Unsurprisingly, Coulter made more than one controversial remark in “Mugged.” Stephanopoulos pointed out one statement in particular: “Various groups [including] feminists, gay rights groups, and those who are defending immigrants have commandeered the black civil rights experience.” Her attack on these “various groups” is an attempt to belittle the causes that have recently come to the forefront of social issues.

The fact is that civil rights are not just “for blacks,” as Coulter stated in the segment; they are for all members of the society. The fight for civil rights involves any group or individual who is being denied the basic freedoms that should be afforded to all people.

When asked about this statement Coulter said, “We don’t owe the homeless. We don’t owe feminists. We don’t owe  women who are desirous of having abortions… or gays who want to get married to one another.” Just who is this “we” Coulter so fervently calls to? She seems to be missing the fact that all of the people she named are the individuals who compose this country.

Coulter also denied that immigrant rights are civil rights and asked, “What have we done to the immigrants?” and added “Immigrants haven’t even been in this country.” For someone who wrote an entire book on civil rights, she seems to either ignore or simply be ignorant of the actual history of civil rights in this country.

It would be interesting to learn if Coulter knows about the 1943 Zoot Suit Riots where American military personnel brutally beat young Mexican-American’s in Los Angeles or that in 1965 Cesar Chavez and Delores Huerta founded the United Farm Workers association to fight against discrimination. So, yes, “we” have committed offenses against the immigrant population and contrary to Coulter’s beliefs, immigrants have in fact “been in this country.”

Both Univsion News Anchor Jorge Ramos and former Secretary of Labor Robert Reich took issue with Coulter’s idea that immigrant rights are not civil rights. Reich pointed out the various threats Governor Romney has made to veto the Dream Act, further isolating this ever-growing section of the population. Ramos added to this idea and said, “If Republicans don’t do something with immigration and if Republicans are so far away from Latinos, they’re going to lose not only this election, they might lose the White House for generations.”

Ramos’s statement calls into question Coulter’s notion that immigrant rights are not civil rights by demonstrating just how detrimental it will be for the Republican’s, along with Mitt Romney, to hold onto that very idea.

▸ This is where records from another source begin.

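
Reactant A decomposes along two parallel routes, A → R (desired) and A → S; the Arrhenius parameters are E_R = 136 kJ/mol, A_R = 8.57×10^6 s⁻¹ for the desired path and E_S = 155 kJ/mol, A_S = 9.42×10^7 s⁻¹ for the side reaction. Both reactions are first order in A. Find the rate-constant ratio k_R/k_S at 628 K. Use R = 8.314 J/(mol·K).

Since both paths have the same order in A, the concentration cancels and S_{R/S} = k_R/k_S = (A_R/A_S)·exp[(E_S−E_R)/(RT)].
(E_S−E_R)/(RT) = (155−136)×10³/(8.314×628) = 19000/5221 = 3.639.
k_R/k_S = (8.57×10^6/9.42×10^7)·exp(3.639) = 0.09098 × 38.05 = 3.46.
Since E_R < E_S, lowering the temperature improves selectivity toward R.

3.46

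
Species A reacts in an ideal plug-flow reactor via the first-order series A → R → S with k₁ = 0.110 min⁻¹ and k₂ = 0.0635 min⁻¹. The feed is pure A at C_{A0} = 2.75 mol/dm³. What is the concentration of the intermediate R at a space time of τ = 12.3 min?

1.30 mol/dm³

The intermediate concentration in a first-order A→B→C sequence is C_R = k₁C_{A0}(e^(−k₁τ) − e^(−k₂τ))/(k₂−k₁).
e^(−k₁τ) = e^(−0.110×12.3) = e^(−1.353) = 0.2585; e^(−k₂τ) = e^(−0.7811) = 0.4579.
C_R = 0.110×2.75/(0.0635−0.110) × (0.2585−0.4579) = (-6.505)×(-0.1995) = 1.298 mol/dm³.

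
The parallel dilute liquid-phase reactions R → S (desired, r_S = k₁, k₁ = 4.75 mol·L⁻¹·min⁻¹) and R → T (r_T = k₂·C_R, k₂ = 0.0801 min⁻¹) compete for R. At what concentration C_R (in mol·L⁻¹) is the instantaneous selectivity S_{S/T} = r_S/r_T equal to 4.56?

S_{S/T} = (k₁/k₂)·C_R⁻¹ ⇒ C_R = (S·k₂/k₁)^(-1).
= (4.56×0.0801/4.75)^(-1) = (0.07690)^(-1) = 13.0 mol·L⁻¹.

13.0 mol·L⁻¹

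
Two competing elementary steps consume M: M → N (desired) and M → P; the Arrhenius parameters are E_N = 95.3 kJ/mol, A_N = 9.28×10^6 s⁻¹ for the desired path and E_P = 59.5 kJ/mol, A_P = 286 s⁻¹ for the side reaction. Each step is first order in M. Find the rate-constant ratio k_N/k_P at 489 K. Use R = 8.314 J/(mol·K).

4.86

Since both paths have the same order in M, the concentration cancels and S_{N/P} = k_N/k_P = (A_N/A_P)·exp[(E_P−E_N)/(RT)].
(E_P−E_N)/(RT) = (59.5−95.3)×10³/(8.314×489) = -35800/4066 = -8.806.
k_N/k_P = (9.28×10^6/286)·exp(-8.806) = 32448 × 1.499×10^-4 = 4.86.
Since E_N > E_P, raising the temperature improves selectivity toward N.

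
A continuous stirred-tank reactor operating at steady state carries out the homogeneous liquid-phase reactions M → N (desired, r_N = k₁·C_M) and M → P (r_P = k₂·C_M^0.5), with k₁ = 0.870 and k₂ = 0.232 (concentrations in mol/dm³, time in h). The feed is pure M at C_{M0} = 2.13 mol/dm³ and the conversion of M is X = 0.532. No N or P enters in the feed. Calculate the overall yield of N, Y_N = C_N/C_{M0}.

Exit C_M = C_{M0}(1−X) = 2.13×0.468 = 0.9968 mol/dm³.
In a CSTR the entire volume is at exit conditions, so r_N = 0.870×0.9968 = 0.8673 and r_P = 0.232×0.9968^0.5 = 0.2316.
Fraction of consumed M going to N: r_N/(r_N+r_P) = 0.7892.
C_N = 0.7892·C_{M0}·X = 0.7892×2.13×0.532 = 0.894 mol/dm³; Y_N = C_N/C_{M0} = 0.420.

0.420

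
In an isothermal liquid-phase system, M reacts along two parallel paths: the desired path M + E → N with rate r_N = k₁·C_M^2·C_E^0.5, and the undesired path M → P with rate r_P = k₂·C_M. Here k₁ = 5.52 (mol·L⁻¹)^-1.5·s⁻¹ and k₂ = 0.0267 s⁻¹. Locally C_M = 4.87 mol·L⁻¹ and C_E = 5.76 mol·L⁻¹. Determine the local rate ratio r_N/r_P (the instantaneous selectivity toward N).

S_{N/P} = r_N/r_P = (k₁·C_M^2·C_E^0.5)/(k₂·C_M) = (k₁/k₂)·C_M·C_E^0.5.
= (5.52×4.870^2×5.760^0.5) / (0.0267×4.870) = 314.2/0.1300 = 2416.
Since the desired path is higher order in M, keeping C_M high (PFR or concentrated feed) favours N.

2416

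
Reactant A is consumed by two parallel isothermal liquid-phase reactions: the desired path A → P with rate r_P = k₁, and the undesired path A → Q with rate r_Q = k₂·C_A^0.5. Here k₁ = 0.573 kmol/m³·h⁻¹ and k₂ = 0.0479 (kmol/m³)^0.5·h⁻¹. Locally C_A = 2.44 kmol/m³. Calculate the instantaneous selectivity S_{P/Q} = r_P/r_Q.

7.66

S_{P/Q} = r_P/r_Q = (k₁)/(k₂·C_A^0.5) = (k₁/k₂)·C_A^-0.5.
= (0.573) / (0.0479×2.440^0.5) = 0.5730/0.07482 = 7.66.
The undesired path is higher order in A, so low C_A (CSTR or dilute feed) favours P.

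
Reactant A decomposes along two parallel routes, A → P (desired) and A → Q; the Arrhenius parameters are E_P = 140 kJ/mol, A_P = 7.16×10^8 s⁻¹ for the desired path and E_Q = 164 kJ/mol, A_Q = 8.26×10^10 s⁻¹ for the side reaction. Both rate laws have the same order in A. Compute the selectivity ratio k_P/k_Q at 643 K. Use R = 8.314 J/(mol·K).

Since both paths have the same order in A, the concentration cancels and S_{P/Q} = k_P/k_Q = (A_P/A_Q)·exp[(E_Q−E_P)/(RT)].
(E_Q−E_P)/(RT) = (164−140)×10³/(8.314×643) = 24000/5346 = 4.489.
k_P/k_Q = (7.16×10^8/8.26×10^10)·exp(4.489) = 0.008668 × 89.07 = 0.772.

0.772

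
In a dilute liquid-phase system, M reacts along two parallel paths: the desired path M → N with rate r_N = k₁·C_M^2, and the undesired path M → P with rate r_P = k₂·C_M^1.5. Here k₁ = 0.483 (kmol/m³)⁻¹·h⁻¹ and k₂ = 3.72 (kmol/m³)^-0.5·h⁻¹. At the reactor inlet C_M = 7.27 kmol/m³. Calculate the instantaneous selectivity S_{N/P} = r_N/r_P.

S_{N/P} = r_N/r_P = (k₁·C_M^2)/(k₂·C_M^1.5) = (k₁/k₂)·C_M^0.5.
= (0.483×7.270^2) / (3.72×7.270^1.5) = 25.53/72.92 = 0.350.
Since the desired path is higher order in M, keeping C_M high (PFR or concentrated feed) favours N.

0.350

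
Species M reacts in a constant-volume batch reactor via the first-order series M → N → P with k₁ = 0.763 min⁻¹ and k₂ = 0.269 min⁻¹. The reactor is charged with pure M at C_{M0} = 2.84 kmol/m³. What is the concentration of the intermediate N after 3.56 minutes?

Solving the coupled first-order balances gives C_N(t) = [k₁/(k₂−k₁)]·C_{M0}·(e^(−k₁t) − e^(−k₂t)).
e^(−k₁t) = e^(−0.763×3.56) = e^(−2.716) = 0.06612; e^(−k₂t) = e^(−0.9576) = 0.3838.
C_N = 0.763×2.84/(0.269−0.763) × (0.06612−0.3838) = (-4.386)×(-0.3177) = 1.393 kmol/m³.

1.39 kmol/m³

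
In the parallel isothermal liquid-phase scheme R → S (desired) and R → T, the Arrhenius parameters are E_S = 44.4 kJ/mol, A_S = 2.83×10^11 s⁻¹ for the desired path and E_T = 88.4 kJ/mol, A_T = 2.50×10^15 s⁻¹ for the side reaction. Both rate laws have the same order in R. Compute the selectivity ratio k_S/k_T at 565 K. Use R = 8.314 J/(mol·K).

k_S/k_T = (A_S/A_T)·exp[−(E_S−E_T)/(RT)] = (A_S/A_T)·exp[(E_T−E_S)/(RT)].
(E_T−E_S)/(RT) = (88.4−44.4)×10³/(8.314×565) = 44000/4697 = 9.367.
k_S/k_T = (2.83×10^11/2.50×10^15)·exp(9.367) = 1.132×10^-4 × 11694 = 1.32.

1.32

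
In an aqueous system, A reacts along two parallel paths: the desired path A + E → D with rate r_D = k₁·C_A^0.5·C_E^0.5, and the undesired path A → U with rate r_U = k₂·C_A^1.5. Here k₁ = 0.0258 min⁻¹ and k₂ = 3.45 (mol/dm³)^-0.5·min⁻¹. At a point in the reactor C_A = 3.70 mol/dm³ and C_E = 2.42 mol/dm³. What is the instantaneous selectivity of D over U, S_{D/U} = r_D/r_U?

0.00314

S_{D/U} = r_D/r_U = (k₁·C_A^0.5·C_E^0.5)/(k₂·C_A^1.5) = (k₁/k₂)·C_A⁻¹·C_E^0.5.
= (0.0258×3.700^0.5×2.420^0.5) / (3.45×3.700^1.5) = 0.07720/24.55 = 0.00314.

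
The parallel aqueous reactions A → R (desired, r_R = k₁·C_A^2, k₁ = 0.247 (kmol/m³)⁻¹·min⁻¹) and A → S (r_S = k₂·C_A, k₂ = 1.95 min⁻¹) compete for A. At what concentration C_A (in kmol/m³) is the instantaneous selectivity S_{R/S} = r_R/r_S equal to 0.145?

S_{R/S} = (k₁/k₂)·C_A ⇒ C_A = S·k₂/k₁.
= 0.145×1.95/0.247 = 1.14 kmol/m³.

1.14 kmol/m³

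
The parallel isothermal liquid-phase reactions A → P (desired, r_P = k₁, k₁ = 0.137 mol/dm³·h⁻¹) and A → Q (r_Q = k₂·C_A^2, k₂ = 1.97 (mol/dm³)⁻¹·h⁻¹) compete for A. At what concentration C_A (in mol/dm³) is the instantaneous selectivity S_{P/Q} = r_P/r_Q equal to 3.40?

S_{P/Q} = (k₁/k₂)·C_A^-2 ⇒ C_A = (S·k₂/k₁)^(-0.5).
= (3.40×1.97/0.137)^(-0.5) = (48.89)^(-0.5) = 0.143 mol/dm³.

0.143 mol/dm³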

Not only are they isolating themselves from the Latinos, they are isolating themselves from other groups that Coulter sees as thieves of the civil rights experience.

This country does owe something to the African American community, but Coulter would have people  believe that they are the sole group deserving of civil rights. She seems to think that by calling attention to other groups who are being denied fair treatments in the eyes of the law is somehow a way of robbing African Americans of their rights.

Civil rights or the “civil rights experience” are not tangible items bestowed on any one group of individuals. I’m sure that if a law were put into place banning Caucasian women from publishing books, Coulter would feel as though her civil rights were definitely being taken from her. Yet, for some reason, Coulter does not see that civil rights are rights for the entire population. No one should be told that they are not entitled to any basic liberties.